Sharing code and extending functionality in node.js is often done with modules. In this lesson, you will learn how to use npm init to scaffold a new module, verify proper installation, and identify the components needed to publish your module to public and private registries.
[00:00] Sooner or later you're going to find that you've written some code yourself that can either benefit others in your team, or the Node.js community as a whole. In this lesson we're going to create a module, and get it ready to publish.
[00:12] I'm going to create a new directory called "Say Hello World," where we will create our module. Then we'll change directory into our Say Hello World directory, and then scaffold out our application using npm init. It's going to default to the name of our application, or the name of our module, as the directory name, which is fine for us. The version we'll change to 01.0Description, this is going to write, hello world out to the console.
[00:49] The entry point that it's asking us for here, is going to be the JavaScript file that contains our application code, and index.js will work fine for us. Test command will be the command that you need to issue to execute your unit test. The Git repository we're going to leave blank for now, because I don't have a repository set up, but this will be where you enter in the path to your repo.
[01:23] Keywords are just words that you're going to enter in that describe that module, that are going to make it easier to find on the npm registry, or via searches. The author is going to be me, and the license I'm going to change to the MIT license.
[01:39] Then it provides our package.json file here for us to review that has all of the basic components needed in a package.json file, and npm init was used, because that prompt is formed, so we don't have to remember what they are, and makes it a little easier.
[01:59] Now we're ready to actually write some code. That code, as defined by our entry point, that we specified, is going to go in index.js. This is just going to say "module.exports." We're going to create a single function here that just writes out to the console "Hello world."
[02:30] Then we can close that, and close that. As this is written, whenever we call "Say it," it's going to write out to the console hello world. We can save and exit there.
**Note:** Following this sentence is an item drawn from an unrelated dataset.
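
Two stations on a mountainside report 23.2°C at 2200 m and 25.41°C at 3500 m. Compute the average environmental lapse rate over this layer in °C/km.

Γ = −ΔT/Δz = (23.2 − 25.41) / (3500 − 2200) m
  = -2.21°C / 1.3 km = -1.7°C/km

-1.7°C/km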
[02:43] Now we want to see that this installs correctly, and does what we think it's going to do. We're going to do that locally. We're first get out of that directory, make a new directory, and we're just going to call it "Test Hello World." We're going to use npm to install it, and we're going to give it the relative path to our module that we created.
[03:08] Now we can enter into the node shell interface, and actually type var say hello world. Then require the module that we just installed.
[03:23] Then if we call that, it writes out hello world to the console, just like we expected it to. We verified that we can install this, and it works like we want. We're almost ready to publish it. There's just a couple of things we didn't do here.
[03:49] One is the part you saw me skip over, the Git repo. It's common practice to include your code via a Git repo. The other thing is the test. We didn't do any tests for this, but in a real module that you're going to be sharing with others, you're going to want to have tests in there, and be able to demonstrate test coverage of your code.
[04:11] Then the final thing is you want to have a readme file in there that will describe what your module does, how to install it, how to develop against it, as well as your contact info. Using Markdown is an excellent choice for that readme doc because the formatting is supported both by GitHub and npm.